Depuis le lancement du « traitement choc » des finances publiques par le gouvernement Legault, des centaines de postes sont supprimés, des services s’érodent, et les élèves vulnérables et les aînés subissent les impacts les plus directs. Mais cette tragédie n’est pas le fruit d’une simple malveillance gouvernementale. Elle résulte plutôt d’une accumulation de défaillances structurelles : incitations bureaucratiques perverses, absence de reddition de comptes, asymétries de pouvoir au sein de la fonction publique, et déficits démocratiques syndicaux qui compliquent la mobilisation autour de solutions réelles.
L’illusion du choix : cibles budgétaires sans mode d’emploi
Le gouvernement Legault a imposé au réseau québécois des cibles de réduction budgétaire chiffrées sans dire comment les atteindre. Au ministère de l’Éducation, un effort budgétaire de 567 millions de dollars a été exigé. À Santé Québec, l’agence devait résorber un déficit de près de 2 milliards.
Les cibles ne sont pas nécessairement irréalistes en soi. Le problème est que le gouvernement ne change pas les lois et règlements superflus qui créent la charge de travail. Résultat : les gestionnaires doivent couper des postes tout en maintenant l’obligation de produire les mêmes rapports bureaucratiques, de respecter les mêmes processus administratifs lourds, et de se conformer aux mêmes réglementations obsolètes.

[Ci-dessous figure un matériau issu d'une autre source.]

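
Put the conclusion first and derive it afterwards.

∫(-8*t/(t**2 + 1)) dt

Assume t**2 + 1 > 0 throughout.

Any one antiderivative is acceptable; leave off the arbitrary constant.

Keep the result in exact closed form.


The answer is -4*log(t**2 + 1).
Step 1. Substitute u = t**2 + 1, turning ∫(-8*t/(t**2 + 1)) dt into ∫(-4/u) du: now ∫(-4/u) du.
Step 2. Evaluate the standard form [assuming u > 0]: now -4*log(u).
Step 3. Substitute back u = t**2 + 1: now -4*log(t**2 + 1).
Answer: -4*log(t**2 + 1).


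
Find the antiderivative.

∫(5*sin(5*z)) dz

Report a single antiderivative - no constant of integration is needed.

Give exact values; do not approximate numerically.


Answer: -cos(5*z).


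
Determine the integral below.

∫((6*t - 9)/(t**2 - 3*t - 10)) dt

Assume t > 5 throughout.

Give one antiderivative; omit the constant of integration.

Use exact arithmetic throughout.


Answer: 3*log(t - 5) + 3*log(t + 2).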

Aucune directive explicite n’a été transmise en ordonnant aux cadres de d’abord réduire l’administration avant de toucher aux services directs. Aucun audit indépendant n’a été mandaté pour vérifier les choix de compression. Aucun mécanisme de reddition de comptes n’a été créé permettant aux citoyens et élus de comprendre comment ces choix sont faits et pourquoi certaines dépenses sont maintenues pendant que les services directs sont coupés.

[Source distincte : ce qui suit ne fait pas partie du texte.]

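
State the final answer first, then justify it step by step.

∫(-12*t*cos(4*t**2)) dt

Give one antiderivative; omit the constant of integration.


The answer is -3*sin(4*t**2)/2.
Step 1. Substitute u = t**2, turning ∫(-12*t*cos(4*t**2)) dt into ∫(-6*cos(4*u)) du: now ∫(-6*cos(4*u)) du.
Step 2. Evaluate the standard form: now -3*sin(4*u)/2.
Step 3. Substitute back u = t**2: now -3*sin(4*t**2)/2.
Answer: -3*sin(4*t**2)/2.


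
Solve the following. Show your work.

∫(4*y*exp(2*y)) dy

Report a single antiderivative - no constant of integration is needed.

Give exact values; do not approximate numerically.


Step 1. Integrate ∫(4*y*exp(2*y)) dy by parts with u = y, dv = (4*exp(2*y)) dy, so v = 2*exp(2*y): now 2*y*exp(2*y) + ∫(-2*exp(2*y)) dy.
Step 2. Evaluate the standard form: now 2*y*exp(2*y) - exp(2*y).
Answer: 2*y*exp(2*y) - exp(2*y).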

Plus grave encore : aucune révision systématique de la réglementation n’accompagne les compressions. On coupe des postes sans éliminer les tâches. On réduit les effectifs sans simplifier les processus. On demande de faire plus avec moins, mais on maintient toutes les obligations bureaucratiques qui mobilisent les ressources sans créer de valeur.
Cette approche laisse une marge discrétionnaire massive aux gestionnaires. Et c’est là qu’apparaît le problème fondamental : le système bureaucratique crée des incitations qui les poussent naturellement à couper dans les services plutôt que dans l’appareil administratif qui les emploie.
Les incitations perverses : protéger son territoire avant tout
La fonction publique québécoise fonctionne selon une logique bien connue des gestionnaires : un budget non dépensé disparaît l’année suivante. Réduire ses coûts ou abolir des postes de son propre service est perçu comme une admission que ces ressources n’étaient pas nécessaires, mettant en péril la position du gestionnaire et celle de son équipe.
Cette règle tacite crée une culture de conservation budgétaire où chaque gestionnaire protège jalousement son territoire administratif. Couper dans les services directs plutôt que dans l’administration devient alors une stratégie de survie organisationnelle pour les cadres.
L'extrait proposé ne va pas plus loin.